Deux notes du ministère de l’éducation nationale, publiées en septembre, donnent des informations sur l’organisation du nouveau bac.

Les élèves rentrés en seconde cette année seront les premiers à passer le bac sous sa nouvelle formule, en 2021. Mais avant cela, ils seront également les premiers à tester les nouvelles mesures éducatives mises en place lors des années lycées

Sept spécialités obligatoires dans un « périmètre raisonnable »

Ainsi, après le test de positionnement en seconde, ils devront, l’année prochaine, choisir des enseignements de spécialité. Si plusieurs zones d‘ombre planaient encore récemment sur le continu et la mise en place de ces fameuses spécialités, on en sait aujourd’hui un peu plus, depuis la publication récente de notes du ministère de l’éducation nationale.

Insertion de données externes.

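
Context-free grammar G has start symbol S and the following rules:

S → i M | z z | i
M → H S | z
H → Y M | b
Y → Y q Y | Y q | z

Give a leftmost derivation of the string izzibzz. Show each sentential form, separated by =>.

S => iM   [S → i M]
iM => iHS   [M → H S]
iHS => iYMS   [H → Y M]
iYMS => izMS   [Y → z]
izMS => izzS   [M → z]
izzS => izziM   [S → i M]
izziM => izziHS   [M → H S]
izziHS => izzibS   [H → b]
izzibS => izzibzz   [S → z z]

S => iM => iHS => iYMS => izMS => izzS => izziM => izziHS => izzibS => izzibzz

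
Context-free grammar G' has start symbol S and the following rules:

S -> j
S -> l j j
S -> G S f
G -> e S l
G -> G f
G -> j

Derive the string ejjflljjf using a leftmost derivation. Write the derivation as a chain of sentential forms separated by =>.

S => GSf => eSlSf => eGSflSf => ejSflSf => ejjflSf => ejjflljjf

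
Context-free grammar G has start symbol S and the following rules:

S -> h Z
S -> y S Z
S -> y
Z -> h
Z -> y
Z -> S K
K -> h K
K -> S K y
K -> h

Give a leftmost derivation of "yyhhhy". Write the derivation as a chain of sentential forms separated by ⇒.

S ⇒ ySZ   [S -> y S Z]
ySZ ⇒ yySZZ   [S -> y S Z]
yySZZ ⇒ yyhZZZ   [S -> h Z]
yyhZZZ ⇒ yyhhZZ   [Z -> h]
yyhhZZ ⇒ yyhhhZ   [Z -> h]
yyhhhZ ⇒ yyhhhy   [Z -> y]

S⇒ySZ⇒yySZZ⇒yyhZZZ⇒yyhhZZ⇒yyhhhZ⇒yyhhhy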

Si la liste des douze spécialités (lire notre article du 14 février à ce sujet) reste inchangée, tous les lycées ne seront pas en mesure de proposer l’ensemble de ces matières à leurs élèves. D’ailleurs, ils n’en auront même pas l’obligation. Seule contrainte imposée pas le ministère de l’éducation nationale : les spécialités les plus courantes devront être « accessibles dans un périmètre raisonnable ». Autrement dit, ces spécialités seront obligatoirement présentes au sein de zones géographiques déterminées, quitte à n’être disponibles que dans un seul lycée. 

Cette mesure concerne les enseignements suivants : histoire-géographie, géopolitique et sciences politiques ; humanités, littérature et philosophie ; langues, littératures et cultures étrangères ; maths ; physique-chimie ; SES et SVT. Exceptionnellement, certains élèves pourront suivre une spécialité à distance ou dans un autre lycée

Combinaisons : tout est permis

Les cinq autres spécialités (arts ; écologie, agronomie et territoires ; langues et cultures de l’antiquité ; numérique et sciences informatiques et sciences de l’ingénieur) « feront l’objet d’une carte académique, voire nationale ». 

Du côté des combinaisons, pas de recettes proposées aux élèves : le choix devrait être laissé totalement libre aux lycéens, qui pourront ainsi associer un enseignement scientifique à une matière littéraire s’ils le souhaitent. Une précision qui rassure les syndicats enseignants. « Cette note tranche un débat important, mais bien tardivement, réagit Alexis Torchet, secrétaire national SGEN-CFDT auprès de Libération. Cette décision reposant sur le choix du  lycéen va dans le bon sens, celui d’une autonomie et d’une émancipation. Proposer des combinaisons toutes faites en amont, c’était recréer des séries, donc une réforme pour rien. »

Programmes encore inconnus

Reste que certains éléments importants se font encore attendre pour permettre aux élèves de faire leur choix dans les meilleures conditions et avec toutes les informations nécessaires. A l’heure actuelle, on ne sait en effet pas encore quels lycées proposeront quelles spécialités, ni le programme précis des enseignements de chacune de ce spécialités. Il faudra donc faire preuve d’encore un peu de patience avant de faire ses choix, même s’il est déjà temps d’engager une phase de réflexion.